Inspection vs Prevention
100% inspection is at best 80% effective. Businesses that use inspection to drive in quality for their customers pay a heavy price for doing this. If you’re running at six Sigma that means that you have 3.4 DPMO (Defects Per Million Opportunities). This is a rate of one defect per 294,000 opportunities. How will you ever find that defect through inspection? The best businesses operate by preventing defects in the first place.
Does a business understand what a defect is? I received a scanner recently that had switches and lights on the front panel. Unbeknownst to me the on/off switch was located on the back right side towards the bottom of the device. With no guidance on where to find the on/off switch I fiddled with the switches and lights in the front to frustration that I could not get the device on. I returned it and ordered another one. It showed up the same way however at that time I went online and searched for the location of the on off switch. I found it. That was a defect.

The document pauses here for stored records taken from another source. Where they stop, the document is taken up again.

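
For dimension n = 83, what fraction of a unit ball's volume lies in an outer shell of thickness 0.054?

1 - (1-0.054)^83 ≈ 0.990024 ≈ 99.00%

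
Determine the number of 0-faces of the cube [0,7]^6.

f_0(6-cube) = (6 choose 0) · 2^6 = 64.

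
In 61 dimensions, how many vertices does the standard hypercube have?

An n-cube has 2^n vertices; for n = 61 that is 2^61 = 2305843009213693952.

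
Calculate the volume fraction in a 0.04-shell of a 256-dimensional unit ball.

V(inner)/V(outer) = ((1-0.04)/1)^256 ≈ 2.894e-05, so the shell fraction is 0.999971.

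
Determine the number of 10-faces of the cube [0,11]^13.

f_10(13-cube) = (13 choose 10) · 2^3 = 2288.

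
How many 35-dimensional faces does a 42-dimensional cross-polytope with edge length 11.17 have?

f_35(42-orthoplex) = 2^36 · (42 choose 36) = 360487668989034496.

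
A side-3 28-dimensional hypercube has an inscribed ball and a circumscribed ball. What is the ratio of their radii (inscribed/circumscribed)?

Ratio = (s/2)/(s√28/2) = 28^(-1/2) ≈ 0.188982.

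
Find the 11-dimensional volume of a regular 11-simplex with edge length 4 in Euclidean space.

V = (4^11 / 11!) · √((11+1) / 2^11) ≈ 0.00804322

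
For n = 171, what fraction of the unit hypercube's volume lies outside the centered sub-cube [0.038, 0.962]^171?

1 - (1 - 2·0.038)^171 = 1 - 0.924^171 ≈ 0.9999986513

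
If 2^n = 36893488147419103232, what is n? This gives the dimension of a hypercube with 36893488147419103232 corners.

n = log_2(36893488147419103232) = 65.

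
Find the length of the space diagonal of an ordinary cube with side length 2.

d = √(2² + 2² + ... + 2²) [3 terms] = √(3·2²) = 2√3 ≈ 3.4641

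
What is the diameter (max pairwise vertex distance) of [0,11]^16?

Diagonal = √16 · 11 = 44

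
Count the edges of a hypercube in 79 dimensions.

Number of 1-faces = C(79,1)·2^(79-1) = 79·302231454903657293676544 = 23876284937388926200446976.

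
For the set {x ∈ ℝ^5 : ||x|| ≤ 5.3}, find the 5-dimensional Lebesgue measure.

The n-ball volume is π^(n/2)·r^n/Γ(n/2+1). With n=5, r=5.3: V ≈ 22012.9.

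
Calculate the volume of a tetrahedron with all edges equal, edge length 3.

Volume = (√2/12) · 3³ = 3.18198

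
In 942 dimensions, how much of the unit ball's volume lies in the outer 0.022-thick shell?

Shell fraction = 1 - (1-0.022)^942 ≈ 0.9999999992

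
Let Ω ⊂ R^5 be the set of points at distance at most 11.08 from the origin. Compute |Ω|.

The n-ball volume is π^(n/2)·r^n/Γ(n/2+1). With n=5, r=11.08: V ≈ 879017.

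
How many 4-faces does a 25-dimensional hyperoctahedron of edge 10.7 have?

f_4(25-orthoplex) = 2^5 · (25 choose 5) = 1700160.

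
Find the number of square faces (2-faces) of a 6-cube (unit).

An n-cube has C(n,k)·2^(n-k) k-faces. Here C(6,2)·2^4 = 15·16 = 240.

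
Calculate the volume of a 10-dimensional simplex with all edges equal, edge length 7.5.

Volume = 7.5^10 · √(11/2^10) / 10! ≈ 16.0841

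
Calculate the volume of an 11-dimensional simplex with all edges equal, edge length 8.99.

For a regular n-simplex with edge a, V = (a^n / n!)·√((n+1)/2^n). With a=8.99, n=11: V ≈ 59.4465.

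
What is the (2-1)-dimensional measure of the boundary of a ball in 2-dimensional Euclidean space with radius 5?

The surface area of an n-ball is 2π^(n/2) r^(n-1) / Γ(n/2). For n=2, r=5: 2πr = 2π·5 ≈ 31.4159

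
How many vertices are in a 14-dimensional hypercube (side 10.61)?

Choose 0 of 14 axes to span the face (C(14,0) = 1 way), then fix each of the remaining 14 coordinates at one of its two extreme values (2^14 = 16384 ways): 1·16384 = 16384.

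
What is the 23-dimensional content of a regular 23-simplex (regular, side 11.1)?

Volume = 11.1^23 · √(24/2^23) / 23! ≈ 0.0721431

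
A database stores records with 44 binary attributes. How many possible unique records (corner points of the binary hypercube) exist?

The 44-cube has 2^44 = 17592186044416 vertices.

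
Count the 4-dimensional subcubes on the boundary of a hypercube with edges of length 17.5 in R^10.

f_4(10-cube) = (10 choose 4) · 2^6 = 13440.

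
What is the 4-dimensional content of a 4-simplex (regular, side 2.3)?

For a regular n-simplex with edge a, V = (a^n / n!)·√((n+1)/2^n). With a=2.3, n=4: V ≈ 0.651816.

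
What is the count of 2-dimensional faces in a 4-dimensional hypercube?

f_2(4-cube) = (4 choose 2) · 2^2 = 24.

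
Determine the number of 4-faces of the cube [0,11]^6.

Number of 4-faces = C(6,4) · 2^(6-4) = 15 · 4 = 60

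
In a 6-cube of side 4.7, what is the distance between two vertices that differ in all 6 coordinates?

d = √(4.7² + 4.7² + ... + 4.7²) [6 terms] = √(6·4.7²) = 4.7√6 ≈ 11.5126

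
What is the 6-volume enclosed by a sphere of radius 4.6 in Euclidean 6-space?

V_6(4.6) = π^(6/2) · (4.6)^6 / Γ(6/2 + 1) ≈ 48960.4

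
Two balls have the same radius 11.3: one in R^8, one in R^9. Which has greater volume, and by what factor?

V_8(11.3) ≈ 1.07899e+09, V_9(11.3) ≈ 9.90886e+09. The 9-ball is larger by a factor of 9.183.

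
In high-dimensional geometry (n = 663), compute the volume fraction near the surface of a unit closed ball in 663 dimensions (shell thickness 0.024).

1 - (1-0.024)^663 ≈ 0.9999998988 ≈ 99.999990%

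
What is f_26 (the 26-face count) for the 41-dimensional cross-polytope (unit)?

f_26(41-orthoplex) = 2^27 · (41 choose 27) = 4729853232451420160.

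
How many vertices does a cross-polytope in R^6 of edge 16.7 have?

Number of 0-faces = 2^(0+1) · C(6,0+1) = 2 · 6 = 12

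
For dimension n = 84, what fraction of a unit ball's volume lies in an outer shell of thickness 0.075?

1 - (1-0.075)^84 ≈ 0.998568 ≈ 99.86%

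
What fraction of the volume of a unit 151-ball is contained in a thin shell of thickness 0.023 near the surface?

Shell fraction = 1 - (1-0.023)^151 ≈ 0.970209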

The fact that I returned the device with a high level of frustration and loss of time made this a situation with a defect. I have seen products, from a reputable American company, produced in China that have been highly defective. Is that because of China or because of the American companies inability to teach quality?
Lean Business believes that if a company is not working diligently with prevention then they should look towards Lean Six Sigma to move them in that direction.
There is a process to move from Inspection to Prevention. It is not a one step process, nor is it a process that gets to the final destination in one pass. The journey is a migration.
The benefit of quality is that it also decreases cost and increases customer satisfaction. It is the process, not the people, which is most responsible for attaining high quality.